Bursaries for Midwives and Nurses: An Equality Issue

05/06/2016 16:46 | Updated 04 June 2017

Training to be a midwife or a nurse is a gruelling business. Not only have you to study for a degree but you are expected to work 2,300 hours over the course of three years as a healthcare assistant. Twelve and a half hour shifts, often over nights and weekends, meaning that getting a second job to help with your living expenses often proves impossible.

Did I mention that healthcare assistants don't get paid for the 2,300 hours they work in order to qualify? And that, when wards are short-staffed, they have to step in for their paid colleagues (but still receive no wage for doing so)?
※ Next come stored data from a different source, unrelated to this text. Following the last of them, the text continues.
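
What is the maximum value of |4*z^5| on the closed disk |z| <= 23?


Step 1: On |z| = 23, |f(z)| = 4 * |z|^5 = 4 * 23^5
Step 2: By maximum modulus principle, maximum is on boundary.
Step 3: Maximum = 4 * 6436343 = 25745372

25745372


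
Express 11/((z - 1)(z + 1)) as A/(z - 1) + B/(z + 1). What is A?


Step 1: Multiply both sides by (z - 1) and set z = 1
Step 2: A = 11 / (1 + 1)
Step 3: A = 11 / 2
Step 4: A = 11/2

11/2


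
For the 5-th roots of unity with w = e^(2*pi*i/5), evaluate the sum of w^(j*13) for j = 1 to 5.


Step 1: The sum sum_{j=1}^{n} w^(k*j) equals n if n | k, else 0.
Step 2: Here n = 5, k = 13
Step 3: Does n divide k? 5 | 13 -> False
Step 4: Sum = 0

0


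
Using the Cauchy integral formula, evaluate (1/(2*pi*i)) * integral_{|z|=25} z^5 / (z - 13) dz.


Step 1: f(z) = z^5, a = 13 is inside |z| = 25
Step 2: By Cauchy integral formula: (1/(2pi*i)) * integral = f(a)
Step 3: f(13) = 13^5 = 371293

371293


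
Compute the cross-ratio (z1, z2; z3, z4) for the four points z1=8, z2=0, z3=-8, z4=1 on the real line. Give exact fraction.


Step 1: (z1-z3)(z2-z4) = 16 * (-1) = -16
Step 2: (z1-z4)(z2-z3) = 7 * 8 = 56
Step 3: Cross-ratio = -16/56 = -2/7

-2/7


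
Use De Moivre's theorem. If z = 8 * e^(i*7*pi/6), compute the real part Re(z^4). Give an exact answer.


Step 1: By De Moivre's theorem, z^4 = 8^4 * e^(i*4*7*pi/6) = 4096 * (cos(14*pi/3) + i*sin(14*pi/3))
Step 2: |z|^4 = 8^4 = 4096
Step 3: Reduce the angle mod 2*pi: 14*pi/3 - 4*pi = 2*pi/3
Step 4: cos(2*pi/3) = -1/2
Step 5: Re(z^4) = 4096 * (-1/2) = -2048

-2048


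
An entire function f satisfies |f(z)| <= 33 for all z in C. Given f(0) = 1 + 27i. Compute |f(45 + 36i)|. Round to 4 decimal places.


Step 1: By Liouville's theorem, a bounded entire function is constant.
Step 2: f(z) = f(0) = 1 + 27i for all z.
Step 3: |f(w)| = |1 + 27i| = sqrt(1 + 729)
Step 4: = 27.0185

27.0185


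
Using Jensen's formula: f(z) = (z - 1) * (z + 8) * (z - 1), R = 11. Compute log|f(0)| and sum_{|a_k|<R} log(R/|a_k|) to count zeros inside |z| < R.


Jensen's formula: (1/2pi)*integral log|f(Re^it)|dt = log|f(0)| + sum_{|a_k|<R} log(R/|a_k|)
Step 1: f(0) = (-1) * 8 * (-1) = 8
Step 2: log|f(0)| = log|1| + log|-8| + log|1| = 2.0794
Step 3: Zeros inside |z| < 11: 1, -8, 1
Step 4: Jensen sum = log(11/1) + log(11/8) + log(11/1) = 5.1142
Step 5: n(R) = number of terms in the Jensen sum = count of zeros inside |z| < 11 = 3

3


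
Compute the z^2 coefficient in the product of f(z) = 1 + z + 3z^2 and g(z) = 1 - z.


Step 1: z^2 term in f*g comes from: (1)*(0) + (z)*(-z) + (3z^2)*(1)
Step 2: = 0 - 1 + 3
Step 3: = 2

2


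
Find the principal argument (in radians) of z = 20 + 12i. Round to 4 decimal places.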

Until recently, student nurses and midwives could get some of their childcare paid for (people tend to train when somewhat older than the average student, when they may already have a family of their own). Now that subsidy has been removed, and travel expenses are following suit.
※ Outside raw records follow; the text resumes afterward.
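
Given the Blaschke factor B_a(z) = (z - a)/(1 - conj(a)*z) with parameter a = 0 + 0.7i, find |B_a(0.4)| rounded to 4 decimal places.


Step 1: Numerator z0 - a = 0.4 - (0 + 0.7i) = 0.4 - 0.7i
Step 2: Denominator 1 - conj(a)*z0 = 1 - (0 - 0.7i)*0.4 = 1 + 0.28i
Step 3: |z0 - a|^2 = 0.4^2 + (-0.7)^2 = 0.65; |1 - conj(a)*z0|^2 = 1^2 + 0.28^2 = 1.0784
Step 4: |B_a(0.4)| = sqrt(0.65 / 1.0784) = sqrt(0.602745)
Step 5: = 0.7764

0.7764


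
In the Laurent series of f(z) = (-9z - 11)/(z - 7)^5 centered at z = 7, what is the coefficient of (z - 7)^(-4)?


Step 1: Write the numerator in powers of (z - 7): -9z - 11 = -9(z - 7) + (-9*7 - 11) = -9(z - 7) - 74
Step 2: Divide by (z - 7)^5: f(z) = -74(z - 7)^(-5) - 9(z - 7)^(-4)
Step 3: This finite sum is the Laurent series of f about z = 7.
Step 4: Coefficient of (z - 7)^(-4) = coefficient of (z - 7) in the re-centred numerator = -9

-9


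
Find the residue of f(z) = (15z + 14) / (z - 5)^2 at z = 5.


Step 1: Pole of order 2 at z = 5
Step 2: Res = lim d/dz [(z - 5)^2 * f(z)] as z -> 5
Step 3: (z - 5)^2 * f(z) = 15z + 14
Step 4: d/dz[15z + 14] = 15

15


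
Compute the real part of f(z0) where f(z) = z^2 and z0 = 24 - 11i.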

Now the government plan to do away with the bursaries that student midwives and nurses have relied upon in order to train, replacing them with loans. These bursaries are already means tested, resulting in some getting as low as £63 a month. On top of that, they will now have to pay tuition fees, something that has already seen a large drop in mature students on other courses.
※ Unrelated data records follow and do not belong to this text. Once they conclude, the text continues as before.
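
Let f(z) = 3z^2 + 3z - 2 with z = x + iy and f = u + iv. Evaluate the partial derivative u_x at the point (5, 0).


Step 1: f(z) = 3(x+iy)^2 + 3(x+iy) - 2
Step 2: u = 3(x^2 - y^2) + 3x - 2
Step 3: u_x = 6x + 3
Step 4: At (5, 0): u_x = 30 + 3 = 33

33


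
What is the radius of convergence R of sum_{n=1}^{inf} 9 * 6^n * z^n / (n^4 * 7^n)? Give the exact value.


Step 1: General term a_n = 9 * 6^n / (n^4 * 7^n)
Step 2: By the root test, |a_n|^(1/n) = 9^(1/n) * 6 / (n^(4/n) * 7) -> 6/7 as n -> infinity (since 9^(1/n) -> 1 and n^(4/n) -> 1)
Step 3: R = 1/lim|a_n|^(1/n) = 7/6

7/6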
Campaigners against the removal of the bursaries have calculated that, without bursaries, childcare or travel expenses, and with tuition fees and loans, nurses and midwives will accrue debts of around £60,000 over the span of their three year course. And what hope have they of paying that off when nurses have lost 10% of their pay since 2010 and there is documented evidence that some working in London hospitals have had to resort to food banks in order to eat?

Yes, other students accrue debts and pay tuition fees, but they are not expected to work 2,300 hours for free. Also, if we deter nurses and midwives from entering their professions we will all suffer, as already only 44% of qualified nurses are working in the NHS, such as the problem with retention. Indeed, in London alone there are currently around ten thousand nursing vacancies.

As Danielle Tiplady, a newly qualified nurse and lead campaigner with 'Bursary or Bust' says: "The removal of the bursary risks the entire future of the NHS. This is all part of the government's plan though: set our NHS up to fail and then be sold off. The future of our professions, the care of our patients and our entire health service is hanging in the balance."

On Saturday I joined hundreds outside St Thomas' Hospital in London. We marched together to the Department of Health to demand that these hard working professions are supported and appreciated in the way they should be, rather than treated in this disdainful manner.

And this is an equality issue: 99% of midwives and 79% of nurses are women. Midwives of course work exclusively with women. Remember when the government supposedly had to do an Equalities Impact Assessment before it made government decisions? In 2012 David Cameron announced that they would be no longer doing them, and now we can see exactly why.